At the same time, substantially weaker coal prices in Asia will likely distort buying patterns and trade flows there by encouraging further coal imports by major buyers such as China and India, and potentially curtailing sales by cost-sensitive exporters such as Australia.

CLOSE CONNECTION

Ultimately, the outlook for the coal market in 2023 depends in large part on whether Europe regains a sustained hunger for the fuel.

European natural gas and coal markets became highly interconnected in 2022 as utilities and trading firms were forced to accommodate sharply lower expected supplies of pipelined Russian natural gas while competing for sharply higher volumes of thermal coal and other power-generating fuels.

Both commodities scaled record price highs during the month following Russia’s incursion into Ukraine, while gas prices pushed to further new heights in August as a heatwave cranked up air conditioner use.

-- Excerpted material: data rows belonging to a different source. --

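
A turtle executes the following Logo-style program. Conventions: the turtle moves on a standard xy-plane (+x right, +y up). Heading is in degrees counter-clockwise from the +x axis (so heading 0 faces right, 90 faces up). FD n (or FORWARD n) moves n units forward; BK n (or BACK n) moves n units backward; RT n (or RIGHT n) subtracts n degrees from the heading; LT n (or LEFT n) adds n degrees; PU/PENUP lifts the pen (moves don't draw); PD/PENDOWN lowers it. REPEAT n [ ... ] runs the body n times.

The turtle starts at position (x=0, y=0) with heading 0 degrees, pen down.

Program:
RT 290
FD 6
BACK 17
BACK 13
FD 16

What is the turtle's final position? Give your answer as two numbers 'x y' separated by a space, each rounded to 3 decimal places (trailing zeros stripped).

Executing turtle program step by step:
Start: pos=(0,0), heading=0, pen down
RT 290: heading 0 -> 70
FD 6: (0,0) -> (2.052,5.638) [heading=70, draw]
BK 17: (2.052,5.638) -> (-3.762,-10.337) [heading=70, draw]
BK 13: (-3.762,-10.337) -> (-8.208,-22.553) [heading=70, draw]
FD 16: (-8.208,-22.553) -> (-2.736,-7.518) [heading=70, draw]
Final: pos=(-2.736,-7.518), heading=70, 4 segment(s) drawn

Answer: -2.736 -7.518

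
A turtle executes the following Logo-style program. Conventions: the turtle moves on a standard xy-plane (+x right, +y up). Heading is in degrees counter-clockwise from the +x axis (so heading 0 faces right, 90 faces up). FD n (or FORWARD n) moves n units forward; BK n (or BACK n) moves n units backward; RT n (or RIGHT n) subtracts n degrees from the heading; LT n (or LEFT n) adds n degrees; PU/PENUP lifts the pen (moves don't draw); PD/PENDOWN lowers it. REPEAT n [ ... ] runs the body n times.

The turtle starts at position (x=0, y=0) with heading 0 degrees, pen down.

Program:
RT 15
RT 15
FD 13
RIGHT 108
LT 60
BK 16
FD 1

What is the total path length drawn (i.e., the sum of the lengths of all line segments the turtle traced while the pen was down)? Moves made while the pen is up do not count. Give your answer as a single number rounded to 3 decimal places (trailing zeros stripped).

Executing turtle program step by step:
Start: pos=(0,0), heading=0, pen down
RT 15: heading 0 -> 345
RT 15: heading 345 -> 330
FD 13: (0,0) -> (11.258,-6.5) [heading=330, draw]
RT 108: heading 330 -> 222
LT 60: heading 222 -> 282
BK 16: (11.258,-6.5) -> (7.932,9.15) [heading=282, draw]
FD 1: (7.932,9.15) -> (8.14,8.172) [heading=282, draw]
Final: pos=(8.14,8.172), heading=282, 3 segment(s) drawn

Segment lengths:
  seg 1: (0,0) -> (11.258,-6.5), length = 13
  seg 2: (11.258,-6.5) -> (7.932,9.15), length = 16
  seg 3: (7.932,9.15) -> (8.14,8.172), length = 1
Total = 30

Answer: 30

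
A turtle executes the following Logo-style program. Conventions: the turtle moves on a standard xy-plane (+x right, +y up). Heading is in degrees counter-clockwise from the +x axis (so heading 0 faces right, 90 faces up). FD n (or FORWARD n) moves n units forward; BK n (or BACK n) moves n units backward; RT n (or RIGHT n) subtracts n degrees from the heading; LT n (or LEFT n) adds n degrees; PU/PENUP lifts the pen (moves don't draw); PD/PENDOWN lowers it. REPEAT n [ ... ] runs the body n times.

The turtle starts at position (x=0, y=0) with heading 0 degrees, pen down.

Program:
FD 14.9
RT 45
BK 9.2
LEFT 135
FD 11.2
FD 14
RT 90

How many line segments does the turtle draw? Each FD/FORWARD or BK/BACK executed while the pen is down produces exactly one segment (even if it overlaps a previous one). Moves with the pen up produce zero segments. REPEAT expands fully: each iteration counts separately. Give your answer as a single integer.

Answer: 4

Derivation:
Executing turtle program step by step:
Start: pos=(0,0), heading=0, pen down
FD 14.9: (0,0) -> (14.9,0) [heading=0, draw]
RT 45: heading 0 -> 315
BK 9.2: (14.9,0) -> (8.395,6.505) [heading=315, draw]
LT 135: heading 315 -> 90
FD 11.2: (8.395,6.505) -> (8.395,17.705) [heading=90, draw]
FD 14: (8.395,17.705) -> (8.395,31.705) [heading=90, draw]
RT 90: heading 90 -> 0
Final: pos=(8.395,31.705), heading=0, 4 segment(s) drawn
Segments drawn: 4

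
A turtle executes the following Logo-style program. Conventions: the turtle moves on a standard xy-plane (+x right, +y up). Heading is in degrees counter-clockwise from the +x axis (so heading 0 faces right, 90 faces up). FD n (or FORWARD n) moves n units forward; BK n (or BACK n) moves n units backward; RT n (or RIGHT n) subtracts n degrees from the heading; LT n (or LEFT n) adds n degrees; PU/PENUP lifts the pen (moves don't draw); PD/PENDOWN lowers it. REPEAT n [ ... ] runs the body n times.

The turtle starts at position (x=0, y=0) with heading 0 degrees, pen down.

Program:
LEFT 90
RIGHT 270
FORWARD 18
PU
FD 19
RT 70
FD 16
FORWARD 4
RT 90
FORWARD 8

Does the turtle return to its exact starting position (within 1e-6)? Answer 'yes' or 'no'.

Executing turtle program step by step:
Start: pos=(0,0), heading=0, pen down
LT 90: heading 0 -> 90
RT 270: heading 90 -> 180
FD 18: (0,0) -> (-18,0) [heading=180, draw]
PU: pen up
FD 19: (-18,0) -> (-37,0) [heading=180, move]
RT 70: heading 180 -> 110
FD 16: (-37,0) -> (-42.472,15.035) [heading=110, move]
FD 4: (-42.472,15.035) -> (-43.84,18.794) [heading=110, move]
RT 90: heading 110 -> 20
FD 8: (-43.84,18.794) -> (-36.323,21.53) [heading=20, move]
Final: pos=(-36.323,21.53), heading=20, 1 segment(s) drawn

Start position: (0, 0)
Final position: (-36.323, 21.53)
Distance = 42.224; >= 1e-6 -> NOT closed

Answer: no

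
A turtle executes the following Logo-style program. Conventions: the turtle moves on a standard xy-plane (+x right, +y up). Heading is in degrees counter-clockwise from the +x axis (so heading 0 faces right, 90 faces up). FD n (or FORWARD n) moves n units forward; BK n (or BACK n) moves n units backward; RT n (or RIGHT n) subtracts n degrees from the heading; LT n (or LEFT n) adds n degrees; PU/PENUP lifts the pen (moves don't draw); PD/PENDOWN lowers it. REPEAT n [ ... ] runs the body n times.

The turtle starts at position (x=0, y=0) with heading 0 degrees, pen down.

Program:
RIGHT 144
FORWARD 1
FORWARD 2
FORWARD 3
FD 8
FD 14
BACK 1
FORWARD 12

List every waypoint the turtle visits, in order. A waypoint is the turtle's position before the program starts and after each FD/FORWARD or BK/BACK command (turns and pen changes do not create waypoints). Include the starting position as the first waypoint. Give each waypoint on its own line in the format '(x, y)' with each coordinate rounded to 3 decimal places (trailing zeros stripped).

Executing turtle program step by step:
Start: pos=(0,0), heading=0, pen down
RT 144: heading 0 -> 216
FD 1: (0,0) -> (-0.809,-0.588) [heading=216, draw]
FD 2: (-0.809,-0.588) -> (-2.427,-1.763) [heading=216, draw]
FD 3: (-2.427,-1.763) -> (-4.854,-3.527) [heading=216, draw]
FD 8: (-4.854,-3.527) -> (-11.326,-8.229) [heading=216, draw]
FD 14: (-11.326,-8.229) -> (-22.652,-16.458) [heading=216, draw]
BK 1: (-22.652,-16.458) -> (-21.843,-15.87) [heading=216, draw]
FD 12: (-21.843,-15.87) -> (-31.552,-22.924) [heading=216, draw]
Final: pos=(-31.552,-22.924), heading=216, 7 segment(s) drawn
Waypoints (8 total):
(0, 0)
(-0.809, -0.588)
(-2.427, -1.763)
(-4.854, -3.527)
(-11.326, -8.229)
(-22.652, -16.458)
(-21.843, -15.87)
(-31.552, -22.924)

Answer: (0, 0)
(-0.809, -0.588)
(-2.427, -1.763)
(-4.854, -3.527)
(-11.326, -8.229)
(-22.652, -16.458)
(-21.843, -15.87)
(-31.552, -22.924)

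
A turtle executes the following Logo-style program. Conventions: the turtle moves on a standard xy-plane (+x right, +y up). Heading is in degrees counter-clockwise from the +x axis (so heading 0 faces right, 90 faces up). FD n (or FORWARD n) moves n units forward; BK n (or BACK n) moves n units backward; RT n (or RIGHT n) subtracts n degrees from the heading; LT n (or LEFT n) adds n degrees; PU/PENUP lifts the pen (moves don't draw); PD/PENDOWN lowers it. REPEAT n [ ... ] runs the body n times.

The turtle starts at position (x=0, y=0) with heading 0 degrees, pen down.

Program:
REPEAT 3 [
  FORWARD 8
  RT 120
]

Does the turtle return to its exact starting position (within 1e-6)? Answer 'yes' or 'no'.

Executing turtle program step by step:
Start: pos=(0,0), heading=0, pen down
REPEAT 3 [
  -- iteration 1/3 --
  FD 8: (0,0) -> (8,0) [heading=0, draw]
  RT 120: heading 0 -> 240
  -- iteration 2/3 --
  FD 8: (8,0) -> (4,-6.928) [heading=240, draw]
  RT 120: heading 240 -> 120
  -- iteration 3/3 --
  FD 8: (4,-6.928) -> (0,0) [heading=120, draw]
  RT 120: heading 120 -> 0
]
Final: pos=(0,0), heading=0, 3 segment(s) drawn

Start position: (0, 0)
Final position: (0, 0)
Distance = 0; < 1e-6 -> CLOSED

Answer: yes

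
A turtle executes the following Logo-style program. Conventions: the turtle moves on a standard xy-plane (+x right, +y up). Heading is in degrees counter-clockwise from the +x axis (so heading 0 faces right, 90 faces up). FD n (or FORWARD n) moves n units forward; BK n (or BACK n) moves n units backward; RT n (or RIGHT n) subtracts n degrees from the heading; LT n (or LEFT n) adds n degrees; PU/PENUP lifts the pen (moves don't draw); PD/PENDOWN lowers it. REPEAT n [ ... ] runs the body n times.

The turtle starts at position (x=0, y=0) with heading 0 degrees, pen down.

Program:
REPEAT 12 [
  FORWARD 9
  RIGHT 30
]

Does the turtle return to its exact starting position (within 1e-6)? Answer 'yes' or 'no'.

Executing turtle program step by step:
Start: pos=(0,0), heading=0, pen down
REPEAT 12 [
  -- iteration 1/12 --
  FD 9: (0,0) -> (9,0) [heading=0, draw]
  RT 30: heading 0 -> 330
  -- iteration 2/12 --
  FD 9: (9,0) -> (16.794,-4.5) [heading=330, draw]
  RT 30: heading 330 -> 300
  -- iteration 3/12 --
  FD 9: (16.794,-4.5) -> (21.294,-12.294) [heading=300, draw]
  RT 30: heading 300 -> 270
  -- iteration 4/12 --
  FD 9: (21.294,-12.294) -> (21.294,-21.294) [heading=270, draw]
  RT 30: heading 270 -> 240
  -- iteration 5/12 --
  FD 9: (21.294,-21.294) -> (16.794,-29.088) [heading=240, draw]
  RT 30: heading 240 -> 210
  -- iteration 6/12 --
  FD 9: (16.794,-29.088) -> (9,-33.588) [heading=210, draw]
  RT 30: heading 210 -> 180
  -- iteration 7/12 --
  FD 9: (9,-33.588) -> (0,-33.588) [heading=180, draw]
  RT 30: heading 180 -> 150
  -- iteration 8/12 --
  FD 9: (0,-33.588) -> (-7.794,-29.088) [heading=150, draw]
  RT 30: heading 150 -> 120
  -- iteration 9/12 --
  FD 9: (-7.794,-29.088) -> (-12.294,-21.294) [heading=120, draw]
  RT 30: heading 120 -> 90
  -- iteration 10/12 --
  FD 9: (-12.294,-21.294) -> (-12.294,-12.294) [heading=90, draw]
  RT 30: heading 90 -> 60
  -- iteration 11/12 --
  FD 9: (-12.294,-12.294) -> (-7.794,-4.5) [heading=60, draw]
  RT 30: heading 60 -> 30
  -- iteration 12/12 --
  FD 9: (-7.794,-4.5) -> (0,0) [heading=30, draw]
  RT 30: heading 30 -> 0
]
Final: pos=(0,0), heading=0, 12 segment(s) drawn

Start position: (0, 0)
Final position: (0, 0)
Distance = 0; < 1e-6 -> CLOSED

Answer: yes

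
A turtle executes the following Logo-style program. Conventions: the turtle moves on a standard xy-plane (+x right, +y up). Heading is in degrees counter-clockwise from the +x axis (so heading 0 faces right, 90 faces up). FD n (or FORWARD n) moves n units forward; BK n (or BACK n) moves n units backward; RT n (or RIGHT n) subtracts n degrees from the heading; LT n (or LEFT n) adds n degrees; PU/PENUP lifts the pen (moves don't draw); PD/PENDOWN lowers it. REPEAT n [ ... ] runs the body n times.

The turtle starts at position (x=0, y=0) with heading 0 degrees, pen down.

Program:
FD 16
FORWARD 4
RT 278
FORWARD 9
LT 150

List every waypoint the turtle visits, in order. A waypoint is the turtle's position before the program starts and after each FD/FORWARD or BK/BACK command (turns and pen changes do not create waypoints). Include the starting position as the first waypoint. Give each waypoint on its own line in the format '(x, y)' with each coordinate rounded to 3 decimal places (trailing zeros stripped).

Executing turtle program step by step:
Start: pos=(0,0), heading=0, pen down
FD 16: (0,0) -> (16,0) [heading=0, draw]
FD 4: (16,0) -> (20,0) [heading=0, draw]
RT 278: heading 0 -> 82
FD 9: (20,0) -> (21.253,8.912) [heading=82, draw]
LT 150: heading 82 -> 232
Final: pos=(21.253,8.912), heading=232, 3 segment(s) drawn
Waypoints (4 total):
(0, 0)
(16, 0)
(20, 0)
(21.253, 8.912)

Answer: (0, 0)
(16, 0)
(20, 0)
(21.253, 8.912)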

Since then, both markets have remained in lockstep – with a price correlation of 0.92 since September 1 – even as the price trend reversed over the second half of 2022 with a plunge in gas prices.

Going forward, the two markets look set to remain handcuffed, with the weather and the scale of gas stockpiles in Europe playing a decisive role in determining the price trends for both.

Europe has averted any major cold snaps so far this winter, which has led to a historic swell in natural gas stockpiles that will struggle to accommodate any additional inflows.

Those high stocks have in turn been a major driver behind the gas price falls seen since December.

Yet gas inventories remain vulnerable to steep drawdowns should a late winter cold spell kick in just as use from industry starts to recover from the belt-tightening retrenchments seen across Europe in 2022.

In addition, any potential gas stock depletion would be exacerbated by a tightening in local coal markets, as utilities are already under pressure to reduce use of the highly polluting fuel, and are now faced with the most affordable gas prices in close to a year.

So while Europe’s flailing weak gas market is currently the main drag on the region’s coal market, any upturn in European gas demand stands to underpin the coal market as well.

This ensures that the two markets look set to remain intrinsically linked and mutually influential for as long as Europe’s energy system relies predominantly on fossil fuel imports for heating and power.